Une cinquantaine de personnes ont pu échanger sur les dynamiques en cours dans différents secteurs, en particulier au niveau des transports, de l’aéronautique, de l’éducation ou encore des intermittents et précaires, mais aussi dans la jeunesse avec une délégation de l’AG étudiante du Mirail.

Alors que l’inter-syndicale menace de « bloquer le pays » à la rentrée, tout en limitant pour l’heure son appel à une journée de grève de 24h le 7 mars prochain, la discussion a confirmé qu’il existe du côté de la base des grévistes une volonté de durcir le mouvement.

Du côté de la jeunesse également, comme l’ont montré les grands cortèges inter-facs et lycées organisés dans les manifestations et le développement des AG qui ont réuni 500 personnes au Mirail, s’est exprimée la volonté de se lier au monde du travail pour préparer un mouvement plus dur à partir de la rentrée.

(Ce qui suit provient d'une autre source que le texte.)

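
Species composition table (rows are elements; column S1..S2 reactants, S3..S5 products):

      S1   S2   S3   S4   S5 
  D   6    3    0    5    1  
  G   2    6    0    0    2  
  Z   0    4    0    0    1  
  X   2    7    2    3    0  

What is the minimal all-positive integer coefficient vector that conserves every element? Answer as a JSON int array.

D: 1·6+1·3 = 9 | 3·0+1·5+4·1 = 9
G: 1·2+1·6 = 8 | 3·0+1·0+4·2 = 8
Z: 1·0+1·4 = 4 | 3·0+1·0+4·1 = 4
X: 1·2+1·7 = 9 | 3·2+1·3+4·0 = 9
gcd(1,1,3,1,4) = 1

Coefficients: [1, 1, 3, 1, 4]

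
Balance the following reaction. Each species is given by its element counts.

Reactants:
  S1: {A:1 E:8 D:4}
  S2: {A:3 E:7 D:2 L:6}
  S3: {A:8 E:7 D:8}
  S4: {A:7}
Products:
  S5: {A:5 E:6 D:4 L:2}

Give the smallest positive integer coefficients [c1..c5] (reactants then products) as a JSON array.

Coefficients: [1, 2, 2, 1, 6]

A: 1·1+2·3+2·8+1·7 = 30 | 6·5 = 30
E: 1·8+2·7+2·7+1·0 = 36 | 6·6 = 36
D: 1·4+2·2+2·8+1·0 = 24 | 6·4 = 24
L: 1·0+2·6+2·0+1·0 = 12 | 6·2 = 12
gcd(1,2,2,1,6) = 1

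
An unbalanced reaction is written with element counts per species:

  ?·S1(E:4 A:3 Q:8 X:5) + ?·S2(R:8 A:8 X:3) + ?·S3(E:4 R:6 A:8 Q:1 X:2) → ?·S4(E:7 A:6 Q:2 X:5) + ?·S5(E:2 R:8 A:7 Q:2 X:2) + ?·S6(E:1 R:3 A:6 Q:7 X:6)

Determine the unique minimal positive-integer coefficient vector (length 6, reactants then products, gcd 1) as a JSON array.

E: 5·4+5·0+2·4 = 28 | 2·7+5·2+4·1 = 28
R: 5·0+5·8+2·6 = 52 | 2·0+5·8+4·3 = 52
A: 5·3+5·8+2·8 = 71 | 2·6+5·7+4·6 = 71
Q: 5·8+5·0+2·1 = 42 | 2·2+5·2+4·7 = 42
X: 5·5+5·3+2·2 = 44 | 2·5+5·2+4·6 = 44
gcd(5,5,2,2,5,4) = 1

Coefficients: [5, 5, 2, 2, 5, 4]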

Les travailleurs présents pointaient en effet la nécessité de durcir la grève, en se saisissant de la fenêtre de tir ouverte avec la date du 7 mars et les appels nationaux de la CGT Cheminots et de Sud Rail, mais aussi de l’inter-syndicale RATP à Paris et du syndicat Solidaires au niveau confédéral, à entrer en grève reconductible à partir de cette date. En ce sens, la discussion a permis d’identifier deux principaux obstacles à l’extension du mouvement de grève au niveau local.

La nécessité de développer les assemblées générales dans tous les secteurs

D’abord, il a été souligné que l’une des principales limites réside dans le faible développement de l’auto-organisation de la grève : l’AG éducation est jusqu’ici le seul espace où il est possible pour la base des grévistes de s’organiser pour construire le mouvement, au-delà des dates isolées appelées par l’inter-syndicale. C’est ce qui a permis d’initier les rencontres interpro, mais aussi de nombreuses autres initiatives comme la soirée de soutien visant à remplir la caisse de grève des travailleurs de l’éducation ce samedi.

Du côté de la SNCF, des cheminot·es ont rapporté des difficultés à faire émerger de véritables assemblées générales, qui ne se limitent pas à un simple point d’information syndical mais qui permettent aux travailleurs syndiqués et non-syndiqués d’échanger et de délibérer sur les suites à donner au mouvement. Une situation qui tend à installer un rapport passif à la grève, alors même que l’envie de se battre semble largement partagée parmi les collègues.

Dans la plupart des secteurs, notamment dans l’aéronautique, il n’existe pas encore de dynamique d’auto-organisation. La construction de cadres interprofessionnels peut constituer un point d’appui face à ce problème, en permettant à des grévistes isolés de se réunir et de trouver un soutien pour construire des assemblées générales sur leur lieu de travail.

Mais cela pourrait aller plus loin : la discussion a mis en avant qu’à partir d’une AG interpro plus développée, il serait par exemple possible d’envoyer des délégations de grévistes des secteurs les plus organisés sur des lieux de travail de secteurs moins mobilisés, pour encourager les travailleurs à entrer dans la bataille tout en échangeant sur leurs expériences de grève, et notamment sur la question de l’auto-organisation. L’exemple de la grève de 1995 est très utile de ce point de vue pour penser la construction de l’interpro.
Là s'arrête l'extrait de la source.